Мне до этого уже довелось поработать в тылу врага более двух лет. Временами было так тяжело, что казалось, не хватит сил. И это на своей родной земле, среди своих людей, которые и помогали и выручали. На сей раз вести разведку нужно будет на вражьей земле, среди чужих, враждебно настроенных людей. Тут есть над чем задуматься. Под силу ли оно мне, такое задание, справлюсь ли? Поэтому я не спешил с ответом.
– Вы можете задавать вопросы, – нарушил молчание полковник.
– Если не секрет, кто будет командиром группы?
– Капитан Крылатых.
– Ну что, попробуем? – вмешался в разговор Пашка. Его серые, узкие под очками глаза смотрели на меня подбадривающе, с надеждой.
– Я согласен.
Заполнив различные анкеты и другие документы, я вышел на улицу. Стоял полдень. Солнце безжалостно жгло через гимнастерку. В голове гудело. Неплохо бы искупнуться. Я свернул к реке, пошел напрямую через рожь по выбитой тропинке. Как только миновал кусты, что закрывали берег, неожиданно натолкнулся на двух девушек. Они сидели на берегу на разостланной плащ-палатке, свесив ноги в воду. Увидев меня, коренастая смуглянка проворно вскочила и набросила плащ-палатку на брезентовые сумки, в которых носят походные радиостанции. Эти сумки и десантные рации «Север» были мне хорошо знакомы. «Значит, радистки. Очевидно, с нами в группе будут», – подумал я.
– Поздно спохватились, – говорю им.
– Поздно, поздно, – немного растерявшись, передразнила меня девушка. Встала и ее подруга, круглолицая, светловолосая, со щербинкой в верхнем ряду зубов. Она взяла полотенце и стала вытирать ноги.
– Обувайся, пойдем, – сказала смуглянке. – Что же тут такого, что он видел наши сумки. А ты кто такой, наш? – обратилась она внезапно ко мне.
– Наверное: или я ваш, или вы наши, – отвечаю.
– На беседе был? Кого из группы уже знаешь? – живо поинтересовалась блондинка, подойдя поближе.
– Капитана Крылатых. Мы с ним давно знакомы.

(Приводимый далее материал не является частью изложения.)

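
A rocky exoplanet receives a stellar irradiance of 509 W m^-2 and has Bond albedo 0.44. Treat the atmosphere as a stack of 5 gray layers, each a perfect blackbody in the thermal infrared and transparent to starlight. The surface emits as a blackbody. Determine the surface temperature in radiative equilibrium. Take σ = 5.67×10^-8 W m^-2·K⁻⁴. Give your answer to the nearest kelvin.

Top-of-atmosphere balance: σT_e⁴ = S(1−α)/4 = 71.26 W m^-2 → T_e = 188.3 K.
With N = 5 opaque layers, T_s = (N+1)^(1/4)·T_e = 6^(1/4)·188.3 = 294.7 K.

295 kelvin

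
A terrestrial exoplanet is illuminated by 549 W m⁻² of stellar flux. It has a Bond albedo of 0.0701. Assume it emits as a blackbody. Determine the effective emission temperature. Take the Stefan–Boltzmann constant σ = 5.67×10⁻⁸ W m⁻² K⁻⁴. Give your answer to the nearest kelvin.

218 K

Absorbed flux (global mean): S(1−α)/4 = 549.0·0.93/4 = 127.6 W m⁻².
Balancing against σT⁴: T = (127.6/5.67×10⁻⁸)^(1/4) = 217.8 K.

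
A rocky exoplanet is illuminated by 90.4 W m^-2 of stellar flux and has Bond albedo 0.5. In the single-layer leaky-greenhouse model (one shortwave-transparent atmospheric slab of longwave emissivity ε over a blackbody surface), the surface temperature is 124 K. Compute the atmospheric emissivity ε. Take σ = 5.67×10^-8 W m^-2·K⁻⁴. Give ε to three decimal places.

First, T_e = [90.40·(1−0.5)/(4σ)]^(1/4) = 118.8 K.
Inverting T_s⁴ = 2T_e⁴/(2−ε): (T_e/T_s)⁴ = 0.8430, so ε = 2(1 − 0.8430) = 0.3141.

0.314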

– Значит – наш. Давай знакомиться. Меня зовут Зина…
– Как ты можешь! – напустилась на Зину смуглянка.
– Да хватит тебе, Анька, с этой конспирацией. Видно же, что свой парень, чего тут таиться, – спокойно сказала Зина.
Так я познакомился в смоленской деревне Суходол с радистками группы «Джек» Зиной Бардышевой и Аней Морозовой. Дня через два стал известен весь состав группы. Заместителем командира был назначен лейтенант Николай Шпаков, бывший студент Московского авиатехнического института. Родился он и вырос на Витебщине, в семье учителя. Круглолицый крепыш с рыжеватой щетиной на подбородке и на верхней губе.
Вошли в «Джек» и три Ивана – Мельников, Овчаров, Целиков. Одинаковые имена создали известное неудобство при обращении. Но вскоре все само по себе наладилось. Как-то незаметно мы начали называть Мельникова по имени и отчеству – Иваном Ивановичем. Ивана Семеновича Овчарова за смуглость его лица и черные волосы – Иван Черный, а белобрысого Ивана Андреевича Целикова – Иван Белый.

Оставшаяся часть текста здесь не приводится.